Processed 1 pages for database 'testencrypt', file 'testencrypt_log' on file 1.

RESTORE DATABASE successfully processed 329 pages in 0.061 seconds (42.032 MB/sec).

 

DATABASE RESTORE AUTOMATION

You then need to create a database to manage the restore automation and it is even more important the more databases you need to manage.

On one of our clients, hundreds of databases need to be restored and we need to make sure we handle automation through a data model handling:

  • The server and database settings: the server name, database name
  • The rebase schedule: backup type, recovery type, certificate to use (if multiple server (in our case we simplified to use only one certificate), the sequence of the backup regime to restore
  • The server and database settings at the rebase server : where the data and log files are located, the new database name (if needed to be changed to avoid collision of database name if multiple source servers with same-name databases must be restore on the same rebase server)
  • A database that logs each restoration task: the schedule start end end date so that we can add stats and monitoring on the restoration process at the whole group of rebase or at the database and even at the backup type level.

Contact us if you need the database model implemented.

Then we need to implement a stored procedure to manger the schedule and a stored procedure that handles each specific restoration task.

The Rebase schedule stored procedure would be able to read the schedule table and go through the restoration with parameters such as @SourceServer, @SourceDatabase, @BackupType…

The Restore stored procedure will need to dynamically script the full or diff backup (log can be done but usually this suffices for rebase implementation).
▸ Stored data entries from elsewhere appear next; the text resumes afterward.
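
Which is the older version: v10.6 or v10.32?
v10.6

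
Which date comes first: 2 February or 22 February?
2 February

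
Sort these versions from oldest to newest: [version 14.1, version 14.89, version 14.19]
[version 14.1, version 14.19, version 14.89]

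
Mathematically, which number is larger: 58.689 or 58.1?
58.689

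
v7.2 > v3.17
True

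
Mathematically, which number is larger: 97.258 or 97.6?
97.6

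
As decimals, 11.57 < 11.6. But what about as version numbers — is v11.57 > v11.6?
True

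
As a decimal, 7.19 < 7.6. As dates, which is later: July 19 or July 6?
July 19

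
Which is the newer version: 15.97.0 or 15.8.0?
15.97.0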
The restore stored procedure needs to be able to handle to scan through a folder to use the most recent full and diff backups and needs to be able to look at the log sequence number of the backup to compare the restoring state of the database you restore.
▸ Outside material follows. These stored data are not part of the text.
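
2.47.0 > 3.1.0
False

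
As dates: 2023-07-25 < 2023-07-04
False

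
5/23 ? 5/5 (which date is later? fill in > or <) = >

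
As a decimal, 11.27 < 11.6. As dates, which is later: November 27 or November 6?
November 27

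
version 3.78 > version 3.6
True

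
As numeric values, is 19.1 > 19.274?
False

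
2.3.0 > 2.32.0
False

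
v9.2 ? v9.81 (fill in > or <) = <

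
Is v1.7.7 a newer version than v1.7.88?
No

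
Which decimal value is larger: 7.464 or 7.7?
7.7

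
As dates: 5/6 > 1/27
True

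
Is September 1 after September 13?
No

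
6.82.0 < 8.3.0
True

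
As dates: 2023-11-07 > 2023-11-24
False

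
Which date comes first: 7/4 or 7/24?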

Contact us if you need the stored procedure code.

 

DATABASE OBFUSCATION

Once the databases are restored. The database needs to be anonymized and obfuscated to then backup unencrypted backups for the development servers.
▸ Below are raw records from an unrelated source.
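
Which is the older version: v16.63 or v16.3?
v16.3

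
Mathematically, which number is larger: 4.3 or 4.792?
4.792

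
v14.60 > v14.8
True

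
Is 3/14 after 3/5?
Yes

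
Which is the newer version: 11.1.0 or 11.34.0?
11.34.0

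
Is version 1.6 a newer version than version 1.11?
No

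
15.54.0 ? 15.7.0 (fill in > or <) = >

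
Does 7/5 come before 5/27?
No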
Setting up scripts and implementing them into a table with a sequencing will enable logging of complex obfuscation processes. If your obfuscation process is simple, a scheduled job might suffice with job steps.

 

DATABASE REDUCTION

Reduction of database size is logical and physical. Usually large tables can easily be truncated or we can keep only a few thousand rows of such large tables. Additional functional setup might be also done to prepare development environment including the change of urls, the removal of accounts, etc… All of those actions can reduce logically the size of the database.

Once this is perform, reduction of files can be performed either easily (shrink of files although this will fragment) or if it is too complicated by moving the indexes (including clustered ones) to different filegroups. This process is very complex and must be tune according to the client environments.

DATABASE BACKUPS

You can then backup your database with obfuscated and reduced databases unencrypted and put the backups onto an accessible share for the dev environments whether the developers can restore the backups themselves or the DBA upon requests of the developers.